Bob Moog's story, packed with star-power and played out across an exciting period of musical history, would make a fabulous documentary. Unfortunately, "Moog" isn't it. To a great extent, this is due to the severe budget constraints under which director Fjellestad obviously had to work. Doing colorful justice to this tale would require extensive use of old concert footage -- we want to see Keith Emerson and Yes keyboardist Rick Wakeman (another Moog enthusiast) onstage in their prime, making the music that Bob's synths made possible. But period footage of that sort is very expensive to license, and sometimes unobtainable at any price. (According to "Moog" producer Ryan Page, Walter Carlos -- known as Wendy Carlos since a 1972 sex-change operation -- threatened to sue if he was shown in the picture.) So what we get instead is Emerson and Wakeman today, two men in their 50s reminiscing (sometimes amusingly) about a fabled long-ago time that we don't get to see (and, if we weren't there, can't really envision). Worse yet, we see them playing at a recent "Moog Fest" in New York, where their flamboyantly ornate prog-rock synth-soloing demonstrates anew why punk just had to happen. Also shown noodling about to no particular purpose are Mix Master Mike and Money Mark, the Beastie Boys collaborators -- good musicians, but why them? The only contemporary participant with anything thoughtful to contribute is DJ Spooky (Paul Miller), who says to Moog at one point, while they're hanging out somewhere, that sampling is "a way of playing with systems of memory."

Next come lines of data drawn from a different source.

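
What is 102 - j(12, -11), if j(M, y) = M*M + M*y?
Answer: 90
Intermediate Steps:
j(M, y) = M² + M*y
102 - j(12, -11) = 102 - 12*(12 - 11) = 102 - 12 = 90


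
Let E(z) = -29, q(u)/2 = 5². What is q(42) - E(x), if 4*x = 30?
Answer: 79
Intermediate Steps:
x = 15/2 (x = (¼)*30 = 15/2 ≈ 7.5000)
q(u) = 50 (q(u) = 2*5² = 2*25 = 50)
q(42) - E(x) = 50 - 1*(-29) = 50 + 29 = 79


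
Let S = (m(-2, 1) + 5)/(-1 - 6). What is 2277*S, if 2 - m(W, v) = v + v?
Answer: -11385/7 ≈ -1626.4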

Fortunately, the focus is mainly on the white-haired, avuncular Moog, who at 70 years old is still a spry and engaging character. Although he has a Ph.D. in engineering physics, he's anything but a white-lab-coat kind of guy. He says his innovations were all prompted by the needs of musicians, and he's remarkably diffident about his remarkable contribution to the art of creating music. Undeniably, he was a major force in helping launch the revolution that made synthesizers an easily transportable everyday wonder, now unremarkably common on stages, in studios, and hooked up to even the most modest home-recording rigs. But Moog, a man receptive to spiritual illuminations, sees himself almost as a bystander to all this. "I can feel what's going on inside a piece of electronic equipment," he says simply. "It would be egotistical to say 'I thought of it.' I opened my mind and the idea came through. It's something between discovering and witnessing."

("Moog" opens in New York and Seattle this weekend, and in Minneapolis and Portland, Oregon, on October 1. It's due to open in Los Angeles and San Francisco a few weeks later.)